Patients can be offered this option if care can be delivered safely at home. Participation is voluntary and there is no charge to patients.
HITH programs are funded through casemix payments for which the unit of payment is a Weighted Inlier Equivalent Separation (WIES).
HITH is reported through VAED and subject to the same audit process and monitoring as acute admitted activity.
People who can access HITH
HITH can be accessed by any patient of a public hospital who is:
- assessed as being clinically stable
- appropriately supported in the home; for example, by a carer or other appropriate person
- living in a suitable environment with access to a telephone
- suitable for HITH treatment
- willing to be treated by HITH.
Referrals to HITH
Referral to HITH is generally made by a hospital doctor or nurse. However, for some programs, affiliated general practitioners can refer patients.
Patients may be admitted to HITH in different ways, depending on their condition and treatment. Some patients may be directly admitted from the emergency department or the community. They may have a stay in hospital first, and then be transferred into HITH to continue their treatment (for example, after surgery or after their condition has stabilised).
There are 52 HITH service sites across Victoria.
Alternatives to HITH
If a patient does not meet the acute admission criteria but requires specialist care in the community, there are a range of programs that may be appropriate.
Health Independence Programs
Health Independence Programs (HIP) aim to provide hospital substitution and diversion services by supporting people in the community, in ambulatory settings and in their homes.
HIP focuses on improving and optimising people’s function and participation in activities of daily living to allow them to maximise their independence and return to, or remain in, their usual place of residence.
HIP services consist of six components, which are:
- ambulatory rehabilitation
- access to specialist services, including specialist assessment
- short-term supports
- care coordination - short term or complex
- complex psychosocial issues management
- client self-management, education and support.
Review and guidelines
In 1994 the HITH began as a pilot program as part of a strategy to provide patients with greater healthcare options by incorporating home-based care in an episode of acute care.
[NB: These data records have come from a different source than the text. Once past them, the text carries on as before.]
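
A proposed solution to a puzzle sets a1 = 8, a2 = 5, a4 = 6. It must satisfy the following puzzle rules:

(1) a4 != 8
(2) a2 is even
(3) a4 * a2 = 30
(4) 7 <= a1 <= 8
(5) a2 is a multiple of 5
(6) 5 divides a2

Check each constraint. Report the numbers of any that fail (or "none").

(1) a4 = 6, and 6 ≠ 8  ✔
(2) a2 = 5 is odd  ✘
(3) a4 * a2 = 6 * 5 = 30  ✔
(4) a1 = 8 lies in [7, 8]  ✔
(5) 5 / 5 = 1, so 5 divides 5  ✔
(6) 5 / 5 = 1, so 5 divides 5  ✔

No — constraint 2 is not satisfied.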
In 2009 an independent review confirmed that HITH as a well-established model of care that is safe and effective and highly valued by patients, carers and staff.
As a result of the review recommendations, the HITH guidelines were reviewed, updated and distributed to health services at the end of 2011.
These guidelines outline appropriate governance, staffing models, policies and practices to deliver high-quality HITH services.
- aim to ensure HITH is acute care substitution
- outline service capability and quality standards
- assist services to provide HITH within appropriate governance and funding structures
- aim to promote consistency of access
- reduce variation of service profiles across the state within the context of a complex service system.
HITH mobile computing guide and toolkit
The HITH mobile computing guide and toolkit were developed by the Department of Health & Human Services and the Australian Centre for Health Innovation. They are aimed at HITH services but may be applicable to other home visiting services.
Help with choosing computers and mobile devices
The goal of the guide and toolkit is to provide information for organisations to make an informed decision about computing and device selection.
Please read the guide before progressing to the toolkit.
The toolkit survey has four sections:
- Project Preparation
- Clinical Process
- Software Considerations
- Hardware Considerations.
A summary report on the best options
On completion of the survey a summary report will be issued. This will reflect the requirements identified and suggest the type of device that will most suit the organisation's stated needs.
The suggested devices are generic in nature, either iOS, Windows or Android. Examples of laptops and tablets are provided within functional groups. The functional group is recommended, rather than a specifically named device, because there are new device options becoming available all the time.
Any reputable manufacturer or model that matches the requirements should be investigated.